Highways England will introduce a reduced speed limit on stretches of some the UK’s busiest motorways in an effort to curb poor roadside air quality. The speed limit will be reduced to 60mph in four areas across England.

The move targets areas which have been identified as having high levels of nitrogen dioxide (NO2) from car engines.

NO2 is a pollutant which aggravates the airways in the human respiratory system and is said to be linked to 40,000 premature deaths a year.

Highways England will now trial 60mph zones for an entire year to see if it helps reduce NO2 levels.

Highways England said in a statement: “Emissions limits are measured on annual average figures and so the restrictions will be in place around the clock in order to improve air quality.”

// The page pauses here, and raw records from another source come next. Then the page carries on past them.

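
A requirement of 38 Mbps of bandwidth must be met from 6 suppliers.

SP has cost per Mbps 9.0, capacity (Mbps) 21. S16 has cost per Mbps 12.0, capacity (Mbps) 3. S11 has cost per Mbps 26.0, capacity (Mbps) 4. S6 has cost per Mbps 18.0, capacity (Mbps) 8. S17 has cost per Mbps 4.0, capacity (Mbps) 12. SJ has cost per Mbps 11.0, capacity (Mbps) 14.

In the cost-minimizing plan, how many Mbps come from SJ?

5

Fill from the cheapest supplier first.
S17 (4.0): use full 12 — 26 Mbps to go.
Take 21 from SP at 9.0 — need 5 more.
Take 5 from SJ at 11.0 to finish.
S16, S6, S11: unused.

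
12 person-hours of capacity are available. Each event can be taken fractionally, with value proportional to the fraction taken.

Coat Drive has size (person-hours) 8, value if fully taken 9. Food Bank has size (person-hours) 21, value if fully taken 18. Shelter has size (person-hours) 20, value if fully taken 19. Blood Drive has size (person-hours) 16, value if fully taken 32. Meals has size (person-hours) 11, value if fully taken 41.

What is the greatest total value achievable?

43

Best value per unit of size first: Meals 41/11≈3.73, Blood Drive 32/16≈2, Coat Drive 9/8≈1.12, Shelter 19/20≈0.95, Food Bank 18/21≈0.857.
Take all of Meals (11 person-hours, value 41) — 1 person-hours left.
Only 1 person-hours remain; take 1/16 of Blood Drive for value 32×1/16 = 2.
Total value = 43.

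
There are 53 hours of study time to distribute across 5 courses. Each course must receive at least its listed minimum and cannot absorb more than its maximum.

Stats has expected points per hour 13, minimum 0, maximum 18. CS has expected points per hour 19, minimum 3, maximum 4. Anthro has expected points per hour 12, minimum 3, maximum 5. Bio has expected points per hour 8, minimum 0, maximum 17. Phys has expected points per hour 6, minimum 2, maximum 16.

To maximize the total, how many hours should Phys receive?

9

Meeting every minimum uses 0+3+3+0+2 = 8 hours, leaving 45.
Order the courses by expected points per hour: CS 19 > Stats 13 > Anthro 12 > Bio 8 > Phys 6.
CS: +1 to 4 (cap) — 44 left.
Stats: +18 to 18 (cap) — 26 left.
Anthro takes 2 more to reach its cap of 5 — 24 left.
Give Bio 17 more to hit its cap of 17 — 7 left.
Phys: +7 (room for 14) → 9. Pool exhausted.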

Ivan Le Fevre, head of environment at Highways England, said: “We have a duty to tackle air quality around our network and as part of this we are trialling 60mph speed limits on short sections of our network where action needs to be taken.

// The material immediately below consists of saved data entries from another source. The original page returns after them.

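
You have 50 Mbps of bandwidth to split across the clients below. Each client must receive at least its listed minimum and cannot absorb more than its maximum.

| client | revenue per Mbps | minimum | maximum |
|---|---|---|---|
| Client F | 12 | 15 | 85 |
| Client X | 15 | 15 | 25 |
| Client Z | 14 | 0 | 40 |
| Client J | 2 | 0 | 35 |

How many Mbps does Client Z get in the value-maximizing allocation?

Meeting every minimum uses 15+15+0+0 = 30 Mbps, leaving 20.
Rank by revenue per Mbps: Client X 15 > Client Z 14 > Client F 12 > Client J 2.
Client X takes 10 more to reach its cap of 25 ; 10 left.
Only 10 left; Client Z takes them to reach 10.

10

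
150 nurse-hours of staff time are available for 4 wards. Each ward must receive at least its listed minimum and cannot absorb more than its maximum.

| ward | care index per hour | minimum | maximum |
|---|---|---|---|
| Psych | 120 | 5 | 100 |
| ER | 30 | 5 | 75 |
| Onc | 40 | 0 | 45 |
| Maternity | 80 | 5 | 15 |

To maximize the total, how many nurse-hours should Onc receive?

30

Meeting every minimum uses 5+5+0+5 = 15 nurse-hours, leaving 135.
Highest care index per hour first: Psych 120 > Maternity 80 > Onc 40 > ER 30.
Psych takes 95 more to reach its cap of 100 — 40 left.
Maternity: +10 to 15 (cap) — 30 left.
Onc has room for 45 more but only 30 remain, so it gets 30.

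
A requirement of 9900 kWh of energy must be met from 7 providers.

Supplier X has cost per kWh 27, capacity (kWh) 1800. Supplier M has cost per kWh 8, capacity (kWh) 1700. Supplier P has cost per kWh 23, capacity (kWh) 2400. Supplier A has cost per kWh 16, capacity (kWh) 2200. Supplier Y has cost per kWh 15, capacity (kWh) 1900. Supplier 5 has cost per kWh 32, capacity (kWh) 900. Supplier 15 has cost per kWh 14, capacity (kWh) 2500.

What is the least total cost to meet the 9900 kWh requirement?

Use providers in increasing cost order.
Take 1700 from Supplier M at 8 ; need 8200 more.
Supplier 15 at 14: take all 2500 kWh ; 5700 still needed.
Supplier Y (15): use full 1900 ; 3800 kWh to go.
Supplier A (16): use full 2200 ; 1600 kWh to go.
Take 1600 from Supplier P at 23 to finish.
Supplier X, Supplier 5: unused.
Cost = 1700×8 + 2500×14 + 1900×15 + 2200×16 + 1600×23 = 149100.

149100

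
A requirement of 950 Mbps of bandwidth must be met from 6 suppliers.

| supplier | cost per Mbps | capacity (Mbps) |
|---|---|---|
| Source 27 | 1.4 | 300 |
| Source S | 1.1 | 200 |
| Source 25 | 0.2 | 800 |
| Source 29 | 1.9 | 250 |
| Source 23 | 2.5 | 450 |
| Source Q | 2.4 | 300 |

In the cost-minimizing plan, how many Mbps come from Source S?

Fill from the cheapest supplier first.
Take 800 from Source 25 at 0.2 → need 150 more.
Source S (1.1): take the remaining 150 → done.
Source 27, Source 29, Source Q, Source 23: unused.

150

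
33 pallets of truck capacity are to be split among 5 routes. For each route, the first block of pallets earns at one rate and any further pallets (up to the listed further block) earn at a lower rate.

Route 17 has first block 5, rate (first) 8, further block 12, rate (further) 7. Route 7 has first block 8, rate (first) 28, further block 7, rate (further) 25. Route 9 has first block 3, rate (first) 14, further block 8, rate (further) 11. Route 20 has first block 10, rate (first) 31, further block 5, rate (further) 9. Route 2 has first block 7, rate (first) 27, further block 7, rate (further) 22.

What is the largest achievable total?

920

Treat each block as its own option and order by rate: Route 20/T1 31 > Route 7/T1 28 > Route 2/T1 27 > Route 7/T2 25 > Route 2/T2 22 > Route 9/T1 14 > Route 9/T2 11 > Route 20/T2 9 > Route 17/T1 8 > Route 17/T2 7.
Route 20/T1 (31): +10 → 23 left.
Fill Route 7 T1 block (8 at 28) → 15 left.
Route 2 T1 at 27: fill all 7 → 8 left.
Route 7/T2 (25): +7 → 1 left.
1 remain; put them into Route 2 T2 at 22.
Total = 31×10 + 28×8 + 27×7 + 25×7 + 22×1 = 920.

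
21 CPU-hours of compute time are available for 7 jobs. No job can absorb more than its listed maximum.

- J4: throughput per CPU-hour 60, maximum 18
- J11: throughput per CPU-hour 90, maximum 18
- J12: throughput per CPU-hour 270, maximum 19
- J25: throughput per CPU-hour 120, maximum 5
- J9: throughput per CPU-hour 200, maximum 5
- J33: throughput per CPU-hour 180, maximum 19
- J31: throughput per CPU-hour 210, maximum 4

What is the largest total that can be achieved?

Rank by throughput per CPU-hour: J12 270 > J31 210 > J9 200 > J33 180 > J25 120 > J11 90 > J4 60.
J12 takes 19 to reach its cap of 19 — 2 left.
Only 2 left; J31 takes them to reach 2.
Total = 270×19 + 210×2 = 5550.

5550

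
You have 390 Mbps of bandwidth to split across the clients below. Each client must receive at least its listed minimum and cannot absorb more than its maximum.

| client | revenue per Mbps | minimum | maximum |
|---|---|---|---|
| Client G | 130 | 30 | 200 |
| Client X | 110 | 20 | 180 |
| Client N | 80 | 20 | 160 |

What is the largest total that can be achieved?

Meeting every minimum uses 30+20+20 = 70 Mbps, leaving 320.
Highest revenue per Mbps first: Client G 130 > Client X 110 > Client N 80.
Client G: +170 to 200 (cap) ; 150 left.
Only 150 left; Client X takes them to reach 170.
Total = 130×200 + 110×170 + 80×20 = 46300.

46300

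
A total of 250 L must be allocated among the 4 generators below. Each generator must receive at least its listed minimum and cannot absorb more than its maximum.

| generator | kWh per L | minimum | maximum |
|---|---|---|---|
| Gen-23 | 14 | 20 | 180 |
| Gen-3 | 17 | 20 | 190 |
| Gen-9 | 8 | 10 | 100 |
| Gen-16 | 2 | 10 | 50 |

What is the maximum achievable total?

Meeting every minimum uses 20+20+10+10 = 60 L, leaving 190.
Highest kWh per L first: Gen-3 17 > Gen-23 14 > Gen-9 8 > Gen-16 2.
Gen-3 takes 170 more to reach its cap of 190 → 20 left.
Gen-23 has room for 160 more but only 20 remain, so it gets 40.
Total = 14×40 + 17×190 + 8×10 + 2×10 = 3890.

3890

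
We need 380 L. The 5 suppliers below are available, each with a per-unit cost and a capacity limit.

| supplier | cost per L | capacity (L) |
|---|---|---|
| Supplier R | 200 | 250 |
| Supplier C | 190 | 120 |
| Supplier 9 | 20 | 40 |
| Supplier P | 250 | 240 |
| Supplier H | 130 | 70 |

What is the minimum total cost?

Use suppliers in increasing cost order.
Supplier 9 at 20: take all 40 L ; 340 still needed.
Supplier H (130): use full 70 ; 270 L to go.
Take 120 from Supplier C at 190 ; need 150 more.
Take 150 from Supplier R at 200 to finish.
Supplier P: unused.
Cost = 40×20 + 70×130 + 120×190 + 150×200 = 62700.

62700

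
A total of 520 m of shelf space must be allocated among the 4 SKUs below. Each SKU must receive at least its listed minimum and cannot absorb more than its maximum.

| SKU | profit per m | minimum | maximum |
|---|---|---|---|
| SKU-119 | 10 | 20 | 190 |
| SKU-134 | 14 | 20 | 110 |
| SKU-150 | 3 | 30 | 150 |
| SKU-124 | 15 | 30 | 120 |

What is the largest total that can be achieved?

Meeting every minimum uses 20+20+30+30 = 100 m, leaving 420.
Highest profit per m first: SKU-124 15 > SKU-134 14 > SKU-119 10 > SKU-150 3.
Give SKU-124 90 more to hit its cap of 120 — 330 left.
SKU-134: +90 to 110 (cap) — 240 left.
SKU-119: +170 to 190 (cap) — 70 left.
SKU-150 has room for 120 more but only 70 remain, so it gets 100.
Total = 10×190 + 14×110 + 3×100 + 15×120 = 5540.

5540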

“Ultimately the air quality challenge will be solved ‘at the tailpipe’ by vehicle manufacturers and changes in vehicle use.

“Until this happens we will continue our extensive programme of pioneering research and solutions.

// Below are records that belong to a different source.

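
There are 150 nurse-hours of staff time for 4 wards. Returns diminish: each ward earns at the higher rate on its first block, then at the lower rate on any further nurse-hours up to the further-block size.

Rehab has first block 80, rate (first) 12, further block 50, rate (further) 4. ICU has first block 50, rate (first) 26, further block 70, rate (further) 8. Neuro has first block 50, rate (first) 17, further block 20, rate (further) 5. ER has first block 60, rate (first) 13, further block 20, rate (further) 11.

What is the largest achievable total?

Order all 8 blocks by rate: ICU/T1 26 > Neuro/T1 17 > ER/T1 13 > Rehab/T1 12 > ER/T2 11 > ICU/T2 8 > Neuro/T2 5 > Rehab/T2 4.
ICU/T1 (26): +50 — 100 left.
Fill Neuro T1 block (50 at 17) — 50 left.
50 remain; put them into ER T1 at 13.
Total = 26×50 + 17×50 + 13×50 = 2800.

2800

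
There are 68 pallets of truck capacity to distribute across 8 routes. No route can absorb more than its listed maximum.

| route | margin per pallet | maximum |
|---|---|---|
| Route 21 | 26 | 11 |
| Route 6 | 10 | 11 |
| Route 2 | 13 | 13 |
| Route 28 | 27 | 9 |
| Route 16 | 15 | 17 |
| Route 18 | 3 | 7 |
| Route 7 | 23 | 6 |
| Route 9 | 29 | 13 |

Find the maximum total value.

Order the routes by margin per pallet: Route 9 29 > Route 28 27 > Route 21 26 > Route 7 23 > Route 16 15 > Route 2 13 > Route 6 10 > Route 18 3.
Give Route 9 13 to hit its cap of 13 — 55 left.
Route 28: +9 to 9 (cap) — 46 left.
Route 21: +11 to 11 (cap) — 35 left.
Route 7 takes 6 to reach its cap of 6 — 29 left.
Route 16 takes 17 to reach its cap of 17 — 12 left.
Route 2 has room for 13 but only 12 remain, so it gets 12.
Total = 26×11 + 13×12 + 27×9 + 15×17 + 23×6 + 29×13 = 1455.

1455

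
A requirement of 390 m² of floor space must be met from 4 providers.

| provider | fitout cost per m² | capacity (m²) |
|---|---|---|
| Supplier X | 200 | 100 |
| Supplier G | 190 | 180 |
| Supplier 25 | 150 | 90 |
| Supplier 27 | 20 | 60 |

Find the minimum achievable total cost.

60900

Use providers in increasing cost order.
Supplier 27 (20): use full 60 → 330 m² to go.
Take 90 from Supplier 25 at 150 → need 240 more.
Supplier G (190): use full 180 → 60 m² to go.
Supplier X at 200: take 60 of its 100 → requirement met.
Cost = 60×20 + 90×150 + 180×190 + 60×200 = 60900.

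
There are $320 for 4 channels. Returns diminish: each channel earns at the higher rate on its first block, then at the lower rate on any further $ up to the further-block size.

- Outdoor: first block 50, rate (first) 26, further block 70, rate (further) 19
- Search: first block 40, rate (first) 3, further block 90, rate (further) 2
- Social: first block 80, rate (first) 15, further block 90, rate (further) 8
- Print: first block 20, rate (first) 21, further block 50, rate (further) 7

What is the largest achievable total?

5040

Order all 8 blocks by rate: Outdoor/first 26 > Print/first 21 > Outdoor/second 19 > Social/first 15 > Social/second 8 > Print/second 7 > Search/first 3 > Search/second 2.
Outdoor first at 26: fill all 50 ; 270 left.
Fill Print first block (20 at 21) ; 250 left.
Outdoor/second (19): +70 ; 180 left.
Social/first (15): +80 ; 100 left.
Social/second (8): +90 ; 10 left.
Print/second: +10 of 50 at 7; pool empty.
Total = 26×50 + 21×20 + 19×70 + 15×80 + 8×90 + 7×10 = 5040.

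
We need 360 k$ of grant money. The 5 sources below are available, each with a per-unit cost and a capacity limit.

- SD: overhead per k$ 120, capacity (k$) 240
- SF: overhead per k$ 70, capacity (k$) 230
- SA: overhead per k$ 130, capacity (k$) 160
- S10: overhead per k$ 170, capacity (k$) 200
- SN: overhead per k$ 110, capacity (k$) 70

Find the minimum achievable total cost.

31000

Fill from the cheapest source first.
SF at 70: take all 230 k$ ; 130 still needed.
SN at 110: take all 70 k$ ; 60 still needed.
SD at 120: take 60 of its 240 ; requirement met.
SA, S10: unused.
Cost = 230×70 + 70×110 + 60×120 = 31000.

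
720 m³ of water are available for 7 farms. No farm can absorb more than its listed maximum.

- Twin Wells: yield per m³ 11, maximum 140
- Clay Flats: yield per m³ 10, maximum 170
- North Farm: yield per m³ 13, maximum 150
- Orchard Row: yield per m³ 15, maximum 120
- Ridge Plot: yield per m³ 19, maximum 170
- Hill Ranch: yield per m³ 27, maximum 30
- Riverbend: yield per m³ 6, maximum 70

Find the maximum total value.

Rank by yield per m³: Hill Ranch 27 > Ridge Plot 19 > Orchard Row 15 > North Farm 13 > Twin Wells 11 > Clay Flats 10 > Riverbend 6.
Hill Ranch: +30 to 30 (cap) → 690 left.
Ridge Plot takes 170 to reach its cap of 170 → 520 left.
Give Orchard Row 120 to hit its cap of 120 → 400 left.
North Farm: +150 to 150 (cap) → 250 left.
Twin Wells: +140 to 140 (cap) → 110 left.
Clay Flats: +110 (room for 170) → 110. Pool exhausted.
Total = 11×140 + 10×110 + 13×150 + 15×120 + 19×170 + 27×30 = 10430.

10430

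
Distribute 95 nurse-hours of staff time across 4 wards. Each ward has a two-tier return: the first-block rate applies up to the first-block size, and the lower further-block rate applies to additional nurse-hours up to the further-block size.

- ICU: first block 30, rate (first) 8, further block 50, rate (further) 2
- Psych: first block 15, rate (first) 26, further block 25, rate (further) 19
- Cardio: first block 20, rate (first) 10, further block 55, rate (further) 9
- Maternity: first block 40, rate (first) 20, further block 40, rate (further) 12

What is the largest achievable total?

1845

Order all 8 blocks by rate: Psych/T1 26 > Maternity/T1 20 > Psych/T2 19 > Maternity/T2 12 > Cardio/T1 10 > Cardio/T2 9 > ICU/T1 8 > ICU/T2 2.
Fill Psych T1 block (15 at 26) → 80 left.
Maternity/T1 (20): +40 → 40 left.
Psych/T2 (19): +25 → 15 left.
15 remain; put them into Maternity T2 at 12.
Total = 26×15 + 20×40 + 19×25 + 12×15 = 1845.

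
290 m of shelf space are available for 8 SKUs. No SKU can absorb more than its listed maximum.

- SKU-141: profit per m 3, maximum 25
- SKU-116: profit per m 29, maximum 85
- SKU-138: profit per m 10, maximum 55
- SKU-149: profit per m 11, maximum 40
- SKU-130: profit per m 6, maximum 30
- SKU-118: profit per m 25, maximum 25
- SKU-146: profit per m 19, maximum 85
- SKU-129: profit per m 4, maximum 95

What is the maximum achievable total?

Highest profit per m first: SKU-116 29 > SKU-118 25 > SKU-146 19 > SKU-149 11 > SKU-138 10 > SKU-130 6 > SKU-129 4 > SKU-141 3.
Give SKU-116 85 to hit its cap of 85 ; 205 left.
SKU-118: +25 to 25 (cap) ; 180 left.
Give SKU-146 85 to hit its cap of 85 ; 95 left.
SKU-149 takes 40 to reach its cap of 40 ; 55 left.
SKU-138 takes 55 to reach its cap of 55 ; 0 left.
Total = 29×85 + 10×55 + 11×40 + 25×25 + 19×85 = 5695.

5695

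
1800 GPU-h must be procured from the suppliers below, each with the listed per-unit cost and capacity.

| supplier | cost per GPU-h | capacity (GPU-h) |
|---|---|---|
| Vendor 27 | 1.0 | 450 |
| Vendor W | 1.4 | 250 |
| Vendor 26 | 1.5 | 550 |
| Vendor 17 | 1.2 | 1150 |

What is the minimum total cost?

Use suppliers in increasing cost order.
Take 450 from Vendor 27 at 1.0 ; need 1350 more.
Vendor 17 at 1.2: take all 1150 GPU-h ; 200 still needed.
Take 200 from Vendor W at 1.4 to finish.
Vendor 26: unused.
Cost = 450×1.0 + 1150×1.2 + 200×1.4 = 2110.

2110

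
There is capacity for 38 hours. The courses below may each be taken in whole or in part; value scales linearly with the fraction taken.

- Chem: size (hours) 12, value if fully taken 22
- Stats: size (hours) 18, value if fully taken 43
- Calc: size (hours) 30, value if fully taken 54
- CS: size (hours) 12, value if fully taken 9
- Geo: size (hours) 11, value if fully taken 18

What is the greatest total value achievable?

79.4

Sort by value density: Stats 43/18≈2.39, Chem 22/12≈1.83, Calc 54/30≈1.8, Geo 18/11≈1.64, CS 9/12≈0.75.
Take all of Stats (18 hours, value 43) ; 20 hours left.
Chem: take in full, 12 hours for value 22 ; 8 left.
8 hours left: a 8/30 share of Calc gives 54×8/30 = 14.4.
Total value = 79.4.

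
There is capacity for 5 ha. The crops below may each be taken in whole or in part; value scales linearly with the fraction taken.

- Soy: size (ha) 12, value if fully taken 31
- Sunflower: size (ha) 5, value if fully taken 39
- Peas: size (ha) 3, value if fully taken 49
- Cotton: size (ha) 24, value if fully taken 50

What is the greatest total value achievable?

64.6

Rank by value-to-size ratio: Peas 49/3≈16.3, Sunflower 39/5≈7.8, Soy 31/12≈2.58, Cotton 50/24≈2.08.
Take all of Peas (3 ha, value 49) ; 2 ha left.
2 ha left: a 2/5 share of Sunflower gives 39×2/5 = 15.6.
Total value = 64.6.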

“The speed limits trial will stay in place until the shift to cleaner vehicles means we can remove the restrictions and maintain cleaner air.”

Initial assessments show the 60mph limit led to an average 17 percent cut in NO2 emissions.

Highways England added that if lower limits were “not having the desired impact after 12 to 15 months then we’ll remove them and look at alternative ways to tackle air quality in that area”.

Enforcement is in the hands of the police, Highways England has explained.

Motorists could be hit with a £100 fine and three penalty points for breaching the lower limit.

Traffic on motorways has risen by almost a quarter over the past two decades, twice the increase for all roads.

NO2 levels will likely continue to rise, with £27billion earmarked by Rishi Sunak to upgrade motorways and main A-roads until 2025.

As part of a plan to bring down NO2 levels, the Government aims to end the sale of all new conventional petrol and diesel cars and vans before 2040.

It has been consulting on bringing this forward to 2035, or earlier if a faster transition appears feasible, as well as looking at including hybrids for the first time.